Sitting in my chair by the window this morning, I was thinking about my September calendar and only half attending as I read aloud to the boys. Blue sky + white puffy clouds + sunshine replaced yesterday’s cold rain in my window view as my eyes ran fast across the words on the page in front of me. We’ve been working our way through a book list that features early America, and this morning we were reading The Cabin Faced West by Jean Fritz. It’s a sweet little story for younger kids about life on the western frontier = Western Pennsylvania in 1784. It’s a quiet tale about a little girl, Ann, who has moved with her family from Gettysburg to western Pennsylvania. Ann didn’t want to move west. She misses her cousin Margaret, school, and her life back in Gettysburg.
When we started this book a couple days ago, apparently I skipped the first page, which turned out to be basically a brief introduction by the author. It clearly hinted that something toward the end of the story was true….and cool. I missed it. So this morning when we got to the part where George Washington appeared out of nowhere and asked Ann if he could come to dinner that evening, I guffawed. or something like that.
Then I read the final pages of the book and discovered the “postscript from the author” which essentially revisited the point of the first page: “Most of what happened to her (Ann) in this book is just a story, but some of it is true. There really was an Ann Hamilton; she was my great-great grandmother. As long as she lived, she told the story to her children and her children’s children, about the wonderful evening when George Washington rode up Hamilton Hill.”
Ah well. That IS cool.
But just prior to reading this remarkable bit about a famous dinner guest, I had been drawn out of my plans for September by this scene where Ann receives a surprise new cover for her diary:
Ann fitted the new deerskin cover over the diary. It was very handsome, made from the underpart of a deer’s skin where the brown shades into a honey color. It looked like a real frontier diary now, Ann thought as she stroked it. She began to turn the pages over, re-reading parts she had written. All at once it struck her that on the inside her diary wasn’t much like a frontier diary. For the first time she noticed that she had hardly written anything about the Western Country. Most of her entries were about Gettysburg, about Margaret, about her homesickness. If any outsider were to pick up this diary and read it, he might not even know where it had been written. She turned the pages more slowly. She had never mentioned what Hamilton Hill looked like. Ann jumped up. She didn’t want to think about Hamilton Hill now. She didn’t care if her diary did have a handsome new cover, she didn’t feel one bit like writing in it. She went inside the cabin and put the diary up on her shelf.

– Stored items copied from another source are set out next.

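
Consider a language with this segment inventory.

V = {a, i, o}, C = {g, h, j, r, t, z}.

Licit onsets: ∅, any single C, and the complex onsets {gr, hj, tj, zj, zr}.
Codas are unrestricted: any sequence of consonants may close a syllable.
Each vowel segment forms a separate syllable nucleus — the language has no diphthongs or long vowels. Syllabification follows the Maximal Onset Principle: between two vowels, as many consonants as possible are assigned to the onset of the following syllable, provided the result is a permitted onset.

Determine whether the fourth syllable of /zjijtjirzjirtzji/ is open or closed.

open

Vowels present: i, i, i, i; each is a nucleus, giving 4 syllables.
/i…i/ gap (V1→V2): /jtj/ — longest licit onset from the right is /tj/, leaving /j/ as coda.
/i…i/ gap (V2→V3): /rzj/ — longest licit onset from the right is /zj/, leaving /r/ as coda.
/i…i/ gap (V3→V4): /rtzj/ — longest licit onset from the right is /zj/, leaving /rt/ as coda.
Putting it together: zjij.tjir.zjirt.zji.
Syllable 4 is /zji/; it ends in its nucleus with no coda, so it is open.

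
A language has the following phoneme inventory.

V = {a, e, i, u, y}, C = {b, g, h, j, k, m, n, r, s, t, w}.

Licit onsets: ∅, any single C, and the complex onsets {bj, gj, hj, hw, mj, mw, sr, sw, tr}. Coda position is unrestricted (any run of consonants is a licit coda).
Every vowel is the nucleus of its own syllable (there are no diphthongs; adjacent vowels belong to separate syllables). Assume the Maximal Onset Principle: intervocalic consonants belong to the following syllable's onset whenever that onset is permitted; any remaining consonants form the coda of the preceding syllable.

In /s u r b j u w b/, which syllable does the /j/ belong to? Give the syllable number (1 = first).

The vowels are u, u — 2 nuclei, so 2 syllables.
σ1/σ2 boundary: /rbj/ — longest licit onset from the right is /bj/, leaving /r/ as coda.
So the parse is sur.bjuwb.
The /j/ is in the onset of syllable 2 (/bjuwb/).

2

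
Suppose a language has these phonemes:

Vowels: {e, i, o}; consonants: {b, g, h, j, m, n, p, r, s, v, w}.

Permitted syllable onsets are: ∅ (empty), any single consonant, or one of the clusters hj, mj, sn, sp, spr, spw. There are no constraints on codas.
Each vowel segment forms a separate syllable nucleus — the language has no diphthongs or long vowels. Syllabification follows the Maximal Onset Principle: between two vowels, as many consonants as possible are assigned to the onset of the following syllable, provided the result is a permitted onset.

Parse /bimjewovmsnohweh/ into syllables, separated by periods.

bi.mje.wovm.snoh.weh

The vowels are i, e, o, o, e — 5 nuclei, so 5 syllables.
Between /i/ (V1) and /e/ (V2): cluster /mj/ — /mj/ is itself a permitted onset, so the whole cluster goes right; preceding coda = ∅.
Between /e/ (V2) and /o/ (V3): /w/ → onset of the next syllable (single consonants are always licit onsets).
Between /o/ (V3) and /o/ (V4): /vmsn/; trying suffixes from longest down, /sn/ is the first permitted one, so coda /vm/ | onset /sn/.
Between /o/ (V4) and /e/ (V5): /hw/ splits as /h/ + /w/ (/w/ is the longest suffix that is a licit onset).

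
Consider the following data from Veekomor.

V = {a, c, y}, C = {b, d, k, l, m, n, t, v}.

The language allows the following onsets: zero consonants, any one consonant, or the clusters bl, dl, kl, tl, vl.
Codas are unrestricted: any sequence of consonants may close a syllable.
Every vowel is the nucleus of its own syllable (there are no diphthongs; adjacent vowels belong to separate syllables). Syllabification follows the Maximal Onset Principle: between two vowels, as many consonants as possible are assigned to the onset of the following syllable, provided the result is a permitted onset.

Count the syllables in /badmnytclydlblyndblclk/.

6

The vowels are a, y, c, y, y, c — 6 nuclei, so 6 syllables.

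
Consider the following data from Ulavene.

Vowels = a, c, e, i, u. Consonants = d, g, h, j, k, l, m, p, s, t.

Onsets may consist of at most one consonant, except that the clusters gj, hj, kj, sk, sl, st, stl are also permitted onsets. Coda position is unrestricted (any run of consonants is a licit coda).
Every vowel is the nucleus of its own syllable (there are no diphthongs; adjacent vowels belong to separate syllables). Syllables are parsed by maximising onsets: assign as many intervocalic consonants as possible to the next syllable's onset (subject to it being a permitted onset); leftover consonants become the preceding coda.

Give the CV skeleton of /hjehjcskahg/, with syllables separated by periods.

CCV.CCV.CCVCC

Vowels present: e, c, a; each is a nucleus, giving 3 syllables.
σ1/σ2 boundary: /hj/ — entire cluster is a permitted onset → onset /hj/, coda ∅.
σ2/σ3 boundary: /sk/ is a licit onset in full, so it all attaches to the next syllable.
Syllabification: hje.hjc.skahg.
Mapping each syllable to C/V: /hje/ → CCV, /hjc/ → CCV, /skahg/ → CCVCC.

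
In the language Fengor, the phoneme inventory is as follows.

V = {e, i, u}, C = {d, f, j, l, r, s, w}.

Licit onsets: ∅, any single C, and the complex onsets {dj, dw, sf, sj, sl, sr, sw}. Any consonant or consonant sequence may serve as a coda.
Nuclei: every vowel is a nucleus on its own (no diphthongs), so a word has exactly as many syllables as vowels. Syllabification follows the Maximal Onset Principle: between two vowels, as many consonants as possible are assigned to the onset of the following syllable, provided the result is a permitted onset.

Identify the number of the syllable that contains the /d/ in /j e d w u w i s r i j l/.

The vowels are e, u, i, i — 4 nuclei, so 4 syllables.
Between /e/ (V1) and /u/ (V2): /dw/ — entire cluster is a permitted onset → onset /dw/, coda ∅.
Between /u/ (V2) and /i/ (V3): just /w/ — single C goes to the following onset.
Between /i/ (V3) and /i/ (V4): /sr/ is a licit onset in full, so it all attaches to the next syllable.
Syllabification: je.dwu.wi.srijl.
The /d/ is in the onset of syllable 2 (/dwu/).

2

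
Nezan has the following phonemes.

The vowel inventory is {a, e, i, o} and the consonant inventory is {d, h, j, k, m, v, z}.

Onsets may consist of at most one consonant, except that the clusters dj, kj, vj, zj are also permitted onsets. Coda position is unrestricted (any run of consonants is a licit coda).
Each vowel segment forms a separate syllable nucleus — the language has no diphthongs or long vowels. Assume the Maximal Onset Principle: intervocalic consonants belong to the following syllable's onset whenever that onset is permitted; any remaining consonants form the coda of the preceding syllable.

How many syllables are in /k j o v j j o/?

The vowels are o, o — 2 nuclei, so 2 syllables.

2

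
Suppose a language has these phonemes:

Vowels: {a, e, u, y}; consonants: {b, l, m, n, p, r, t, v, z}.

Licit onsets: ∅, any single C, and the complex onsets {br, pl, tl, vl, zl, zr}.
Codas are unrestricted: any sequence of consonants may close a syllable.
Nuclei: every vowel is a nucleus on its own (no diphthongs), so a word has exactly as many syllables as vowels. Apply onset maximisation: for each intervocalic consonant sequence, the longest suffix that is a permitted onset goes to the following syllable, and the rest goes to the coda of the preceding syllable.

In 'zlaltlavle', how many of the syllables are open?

2

Vowels present: a, a, e; each is a nucleus, giving 3 syllables.
Between /a/ (V1) and /a/ (V2): /ltl/ splits as /l/ + /tl/ (/tl/ is the longest suffix that is a licit onset).
Between /a/ (V2) and /e/ (V3): cluster /vl/ — /vl/ is itself a permitted onset, so the whole cluster goes right; preceding coda = ∅.
Putting it together: zlal.tla.vle.
Classifying each syllable: /zlal/ (closed), /tla/ (open), /vle/ (open).
Open syllables: 2.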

All day long as Ann went about her chores, she felt out-of-sorts and out of courage (emphasis mine). It wasn’t only that the McPhales had gone East while she was staying behind. She didn’t know what was bothering her, but everything she did went wrong. She cut her finger when she was chopping pumpkin for her mother to make a pumpkin pie. She spilled half a pail of milk as she was taking lunch to the men in the field. She caught her dress on a prickly bush and tore it. And every time she picked up the baby, he cried.
“This just isn’t your day,” her mother said toward the middle of the afternoon. “Why don’t you go on down the road and try to find some grapes? You’ll like that. But mind you don’t go too far.”
Oh Ann!!! How I know you, dear child!! That afternoon trip to find some grapes turned up a very famous dinner guest, and whatever I may think about the art of storytelling here, I found compelling messages embedded:
1. Sometimes life takes us places we don’t want to go.
2. Sometimes the effort and energy required to inhabit a place takes all the effort and energy we can muster and we can’t accurately find words. Or don’t have any.
3. Sometimes we need time and space to just go look for grapes. It is a gift to have people in our lives who recognize this and even more, to help make it happen.
So now……think George Washington’s coming to dinner, or maybe more to the point: thread from a great great grandmother.…After I finished reading and was thinking on these things, I came across this song entitled North, which was inspired by the artist’s newly purchased home but indeed I found so much more. (To be clear – I am not simply talking about geographical Place in this post. Though the irony of this song title is not lost on me!)
4. As we inhabit whatever our place, may we find the strength and the nerve that it takes…..Give us Bread, Give us Salt, Give us Wine.